New research has revealed that swapping a car for a bike can save Scots up to £2,000 a year by leaving their car at home for journeys less than five miles.
The findings – released by Sustrans Scotland – are based on the standard running costs of a car and bike. They compare the direct cost savings made if existing car journeys were replaced by bike for trips less than five miles, ten miles and all annual travel.
The research shows that for households who already own a bike, as well as saving £1,959.16 per year, when swapping four wheels for two for short trips, £2013.49 can be saved for journeys of ten miles or less.
Even households which don’t own a bike are able to save if they make the switch to cycling for trips of less than five miles, and can put away up to £1,874.16 in their first year, after the cost of buying a bike.
With the average salary in Scotland, these savings are equivalent to more than an eight per cent pay rise in take-home.

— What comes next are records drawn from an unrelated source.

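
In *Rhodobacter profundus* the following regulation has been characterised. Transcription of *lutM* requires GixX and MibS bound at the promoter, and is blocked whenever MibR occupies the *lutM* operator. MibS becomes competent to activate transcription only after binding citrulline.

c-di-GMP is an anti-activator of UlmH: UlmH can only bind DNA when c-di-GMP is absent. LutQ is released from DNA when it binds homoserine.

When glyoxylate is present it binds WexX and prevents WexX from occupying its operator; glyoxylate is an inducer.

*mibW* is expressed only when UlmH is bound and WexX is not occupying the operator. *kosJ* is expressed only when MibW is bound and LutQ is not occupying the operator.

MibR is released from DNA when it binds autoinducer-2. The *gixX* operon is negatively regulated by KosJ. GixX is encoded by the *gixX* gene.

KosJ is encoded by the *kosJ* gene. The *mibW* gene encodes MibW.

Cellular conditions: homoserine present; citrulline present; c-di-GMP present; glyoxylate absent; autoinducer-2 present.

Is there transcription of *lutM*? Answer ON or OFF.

ON

Autoinducer-2 is present, so MibR is inactive.
c-di-GMP is present, so UlmH is inactive.
Glyoxylate is absent, so WexX is active.
With repressor WexX bound, *mibW* is not transcribed.
So MibW is not produced.
Homoserine is present, so LutQ is inactive.
Required activator MibW is absent, so *kosJ* is not transcribed.
So KosJ is not produced.
With no repressor bound, *gixX* is transcribed.
So GixX is produced and active.
Citrulline is present, so MibS is active.
No repressor is bound and GixX and MibS are active, so *lutM* is transcribed.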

Transport minister Humza Yousaf said: “By choosing to leave the car at home for short trips, people can make significant financial savings. This research highlights the importance of people in Scotland making smarter travel choices for more of their everyday journeys.
“The Scottish Government will continue to invest in infrastructure and behaviour change programmes to ensure people have the widest choice possible for their journeys and encourage more cycling and walking for shorter everyday trips.”
National director of Sustrans Scotland John Lauder added: “What makes this study so special is that the savings don’t rely on people on giving up their car for good, a decision which simply isn’t realistic for many households.
“Not only is cycling good for your physical and mental health, but it also helps people save money for journeys which typically take no more than 30 minutes by bike. We hope our findings will encourage Scots to think twice before taking their car out for short trips if they don’t have to.”